Update shared on 28 Nov 2025
Analysts have modestly raised their price target for Hays, increasing it by £0.03 to £0.55. They cite updated expectations on sector performance and company outlook as reasons for this adjustment.
Analyst Commentary
Recent research reports reflect mixed sentiment towards Hays, with analysts divided over the company’s outlook and valuation. Updated price targets and recommendations have highlighted both strengths and potential challenges for the staffing firm.
Bullish Takeaways
- Bullish analysts have modestly raised price targets, reflecting an improved view of sector dynamics and a gradual recovery in Hays' market position.
- Expectations for operational execution and product offering improvements support optimism on medium-term growth prospects.
- Recent target upgrades indicate confidence in Hays' ability to navigate current headwinds and potentially capture incremental market share as conditions stabilize.
Bearish Takeaways
- Some bearish analysts emphasize that consensus expectations for Hays may remain too optimistic, particularly in a still-volatile European staffing market.
- Price target reductions reflect tempered earnings forecasts because of macroeconomic uncertainty and ongoing sector pressures.
- Revised ratings show caution over growth execution, with concerns focused on Hays' ability to deliver sustained profitability improvements in the near term.
What's in the News
- Morgan Stanley raised its price target for Hays to 55 GBp from 52 GBp and is maintaining an Underweight rating (Morgan Stanley).
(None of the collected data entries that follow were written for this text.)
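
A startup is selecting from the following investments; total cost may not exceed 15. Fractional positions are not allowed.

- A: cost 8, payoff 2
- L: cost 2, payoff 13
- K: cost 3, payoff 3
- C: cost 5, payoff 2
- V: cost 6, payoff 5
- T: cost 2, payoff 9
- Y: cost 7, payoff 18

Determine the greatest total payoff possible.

Allowing fractional choices, the relaxed optimum would be about 43.8, but investments are indivisible.
L + T + Y: cost 2 + 2 + 7 = 11 ≤ 15, payoff 13 + 9 + 18 = 40.
L + K + T + Y: cost 2 + 3 + 2 + 7 = 14 ≤ 15, payoff 13 + 3 + 9 + 18 = 43.
Best is L, K, T, and Y with total payoff 43.

43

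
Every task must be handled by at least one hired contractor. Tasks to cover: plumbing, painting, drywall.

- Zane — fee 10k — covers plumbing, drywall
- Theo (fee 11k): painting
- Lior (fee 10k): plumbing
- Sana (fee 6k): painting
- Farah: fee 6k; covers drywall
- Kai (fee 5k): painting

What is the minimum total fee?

This is an integer covering problem.
Choose Zane and Kai: together they cover plumbing, painting, drywall — every task.
Total fee: 10 + 5 = 15.

15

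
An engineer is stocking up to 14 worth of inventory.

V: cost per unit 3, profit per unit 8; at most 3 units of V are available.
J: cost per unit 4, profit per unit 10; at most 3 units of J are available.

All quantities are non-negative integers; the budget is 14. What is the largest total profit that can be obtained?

Take 2×V and 2×J: cost 14 ≤ 14, profit 2·8 + 2·10 = 36.
No other integer combination yields more.

36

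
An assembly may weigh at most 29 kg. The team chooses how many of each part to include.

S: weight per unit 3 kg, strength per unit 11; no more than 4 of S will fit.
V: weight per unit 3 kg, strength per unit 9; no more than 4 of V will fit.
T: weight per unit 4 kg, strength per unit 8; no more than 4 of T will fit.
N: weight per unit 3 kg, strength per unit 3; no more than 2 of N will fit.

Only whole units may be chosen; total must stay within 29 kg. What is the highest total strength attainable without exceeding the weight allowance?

88

S has the best ratio (11/3); taking only S gives at most 4×11 = 44 (stopped by the supply cap of 4).
Mixing does better — 4×S, 4×V, and 1×T: weight 28 ≤ 29, strength 4·11 + 4·9 + 1·8 = 88.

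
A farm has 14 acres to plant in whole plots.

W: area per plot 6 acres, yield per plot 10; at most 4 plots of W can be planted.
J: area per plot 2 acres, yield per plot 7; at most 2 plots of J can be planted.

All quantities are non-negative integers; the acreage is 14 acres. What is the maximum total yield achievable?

27

This is a bounded integer knapsack.
1×W and 2×J: area 10 ≤ 14, yield 1·10 + 2·7 = 24.
2×W and 1×J: area 14 ≤ 14, yield 2·10 + 1·7 = 27.
Best is 27.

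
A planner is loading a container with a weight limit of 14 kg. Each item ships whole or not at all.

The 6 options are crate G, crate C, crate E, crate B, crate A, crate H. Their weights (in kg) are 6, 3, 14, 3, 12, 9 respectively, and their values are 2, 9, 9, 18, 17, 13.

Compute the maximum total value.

31

crate G + crate C + crate B: weight 6 + 3 + 3 = 12 ≤ 14, value 2 + 9 + 18 = 29.
crate B + crate H: weight 3 + 9 = 12 ≤ 14, value 18 + 13 = 31.
Best is crate B and crate H with total value 31.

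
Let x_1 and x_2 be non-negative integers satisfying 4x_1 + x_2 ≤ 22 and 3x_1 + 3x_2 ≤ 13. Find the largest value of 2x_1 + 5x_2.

The continuous relaxation peaks at (0, 4.33) with value 21.67; rounding to a feasible lattice point costs some objective.
(x_1,x_2)=(0,4): 4·0+1·4=4≤22, 3·0+3·4=12≤13, objective 20.
(x_1,x_2)=(1,3): 4·1+1·3=7≤22, 3·1+3·3=12≤13, objective 17.
Maximum is 20 at (x_1,x_2)=(0,4).

20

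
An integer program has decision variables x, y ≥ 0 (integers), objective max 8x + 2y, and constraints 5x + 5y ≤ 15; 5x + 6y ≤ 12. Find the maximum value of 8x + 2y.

The continuous relaxation peaks at (2.4, 0) with value 19.20; rounding to a feasible lattice point costs some objective.
(x,y)=(2,0) is feasible, giving 16.
(x,y)=(1,1) is feasible, giving 10.
No feasible integer point exceeds 16.

16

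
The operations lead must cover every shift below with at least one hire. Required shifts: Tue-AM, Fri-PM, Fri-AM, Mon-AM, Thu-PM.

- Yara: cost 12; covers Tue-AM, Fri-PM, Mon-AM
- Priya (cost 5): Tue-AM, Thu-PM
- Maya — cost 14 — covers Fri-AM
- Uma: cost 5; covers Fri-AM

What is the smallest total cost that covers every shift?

Choose Yara, Priya, and Uma: together they cover Tue-AM, Fri-PM, Fri-AM, Mon-AM, Thu-PM — every shift.
Total cost: 12 + 5 + 5 = 22.
No cover costs less than 22.

22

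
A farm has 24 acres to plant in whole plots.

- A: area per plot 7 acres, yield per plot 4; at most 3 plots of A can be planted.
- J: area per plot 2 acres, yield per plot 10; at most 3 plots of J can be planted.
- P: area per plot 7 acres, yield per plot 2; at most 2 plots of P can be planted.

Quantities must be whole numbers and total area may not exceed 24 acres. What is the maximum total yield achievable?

2×A and 3×J: area 20 ≤ 24, yield 2·4 + 3·10 = 38.
1×A, 3×J, and 1×P: area 20 ≤ 24, yield 1·4 + 3·10 + 1·2 = 36.
Best is 38.

38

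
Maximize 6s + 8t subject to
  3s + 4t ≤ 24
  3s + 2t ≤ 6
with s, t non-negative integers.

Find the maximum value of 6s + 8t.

24

(s,t)=(0,3) is feasible, giving 24.
(s,t)=(0,2) is feasible, giving 16.
No feasible integer point exceeds 24.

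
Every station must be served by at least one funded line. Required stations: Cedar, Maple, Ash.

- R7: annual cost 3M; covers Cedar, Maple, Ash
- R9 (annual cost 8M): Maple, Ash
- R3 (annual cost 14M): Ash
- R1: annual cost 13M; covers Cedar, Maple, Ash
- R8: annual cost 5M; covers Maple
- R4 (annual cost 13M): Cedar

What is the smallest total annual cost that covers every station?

R7 alone covers Cedar, Maple, Ash — every station.
Total annual cost: 3.
No cover costs less than 3.

3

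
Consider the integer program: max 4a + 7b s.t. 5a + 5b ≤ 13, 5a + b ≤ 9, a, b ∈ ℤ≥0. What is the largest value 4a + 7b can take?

14

(a,b)=(0,2): 5·0+5·2=10≤13, 5·0+1·2=2≤9, objective 14.
(a,b)=(1,1): 5·1+5·1=10≤13, 5·1+1·1=6≤9, objective 11.
(a,b)=(0,1): 5·0+5·1=5≤13, 5·0+1·1=1≤9, objective 7.
The best lattice point is (0,2), giving 14.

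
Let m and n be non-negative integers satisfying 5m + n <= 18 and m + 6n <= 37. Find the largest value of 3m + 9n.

57

(m,n)=(1,6): 5·1+1·6=11≤18, 1·1+6·6=37≤37, objective 57.
(m,n)=(0,6): 5·0+1·6=6≤18, 1·0+6·6=36≤37, objective 54.
(m,n)=(2,5): 5·2+1·5=15≤18, 1·2+6·5=32≤37, objective 51.
(m,n)=(1,5): 5·1+1·5=10≤18, 1·1+6·5=31≤37, objective 48.
No feasible integer point exceeds 57.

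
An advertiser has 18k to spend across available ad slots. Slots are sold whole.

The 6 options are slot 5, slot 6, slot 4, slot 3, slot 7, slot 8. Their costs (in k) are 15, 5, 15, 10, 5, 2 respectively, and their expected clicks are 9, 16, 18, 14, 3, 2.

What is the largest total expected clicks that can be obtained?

Treat it as a binary knapsack problem.
slot 6 + slot 3 + slot 8: cost 5 + 10 + 2 = 17 ≤ 18, expected clicks 16 + 14 + 2 = 32.
slot 6 + slot 3: cost 5 + 10 = 15 ≤ 18, expected clicks 16 + 14 = 30.
Best is slot 6, slot 3, and slot 8 with total expected clicks 32.

32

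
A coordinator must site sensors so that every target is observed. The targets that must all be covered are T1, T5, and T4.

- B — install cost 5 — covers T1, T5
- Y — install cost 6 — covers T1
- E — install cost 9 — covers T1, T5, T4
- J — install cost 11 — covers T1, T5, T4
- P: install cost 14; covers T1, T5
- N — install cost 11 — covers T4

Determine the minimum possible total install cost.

9

This is a weighted set-cover instance.
The greedy cost-per-new-target heuristic would pick B and E for 14, but a cheaper cover exists.
E alone covers T1, T5, T4 — every target.
Total install cost: 9.
No cover costs less than 9.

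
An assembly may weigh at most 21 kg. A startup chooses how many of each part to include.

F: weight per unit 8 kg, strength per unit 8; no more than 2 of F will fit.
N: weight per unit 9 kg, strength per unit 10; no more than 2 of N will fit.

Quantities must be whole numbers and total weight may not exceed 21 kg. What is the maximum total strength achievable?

2×N: weight 18 ≤ 21, strength 2·10 = 20.
1×F and 1×N: weight 17 ≤ 21, strength 1·8 + 1·10 = 18.
Best is 20.

20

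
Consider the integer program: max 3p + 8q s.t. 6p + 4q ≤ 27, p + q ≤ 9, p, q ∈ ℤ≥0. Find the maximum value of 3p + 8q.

The continuous relaxation peaks at (0, 6.75) with value 54.00; rounding to a feasible lattice point costs some objective.
(p,q)=(0,6): 6·0+4·6=24≤27, 1·0+1·6=6≤9, objective 48.
(p,q)=(1,5): 6·1+4·5=26≤27, 1·1+1·5=6≤9, objective 43.
(p,q)=(0,5): 6·0+4·5=20≤27, 1·0+1·5=5≤9, objective 40.
The best lattice point is (0,6), giving 48.

48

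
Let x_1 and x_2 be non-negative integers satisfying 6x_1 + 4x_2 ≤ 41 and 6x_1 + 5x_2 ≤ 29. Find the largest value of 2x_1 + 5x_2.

The continuous relaxation peaks at (0, 5.8) with value 29.00; rounding to a feasible lattice point costs some objective.
(x_1,x_2)=(0,5): 6·0+4·5=20≤41, 6·0+5·5=25≤29, objective 25.
(x_1,x_2)=(1,4): 6·1+4·4=22≤41, 6·1+5·4=26≤29, objective 22.
(x_1,x_2)=(0,4): 6·0+4·4=16≤41, 6·0+5·4=20≤29, objective 20.
Maximum is 25 at (x_1,x_2)=(0,5).

25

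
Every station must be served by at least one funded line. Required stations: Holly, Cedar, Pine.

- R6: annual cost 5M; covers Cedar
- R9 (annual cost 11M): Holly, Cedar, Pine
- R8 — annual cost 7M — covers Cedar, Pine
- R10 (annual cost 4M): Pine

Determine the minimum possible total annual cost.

11

The greedy cost-per-new-station heuristic would pick R8 and R9 for 18, but a cheaper cover exists.
R9 alone covers Holly, Cedar, Pine — every station.
Total annual cost: 11.
No cover costs less than 11.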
- Hays PLC CEO Dirk Hahn is on medical leave as he recovers from recent surgery. Group Chair Michael Findlay will serve as Executive Chair in his absence, and Hahn is expected to return early in the new year.
- Hays announced a share repurchase program to buy back 2,000,000 ordinary shares for £2 million. The shares will be held in treasury for employee plans, and the program runs until December 31, 2025.
Valuation Changes
- Fair Value remains unchanged at £0.75 per share, reflecting stability in analysts’ intrinsic valuation assessment.
- Discount Rate has risen slightly, increasing from 7.97% to 8.01%. This implies a marginally higher risk premium on future cash flows.
- Revenue Growth forecast is essentially unchanged and remains steady at approximately 2.47%.
- Net Profit Margin remains stable at 1.30%, with no material revision to projected profitability.
- Future P/E ratio has edged up marginally from 16.40x to 16.41x, indicating minimal change in expected market valuation multiples.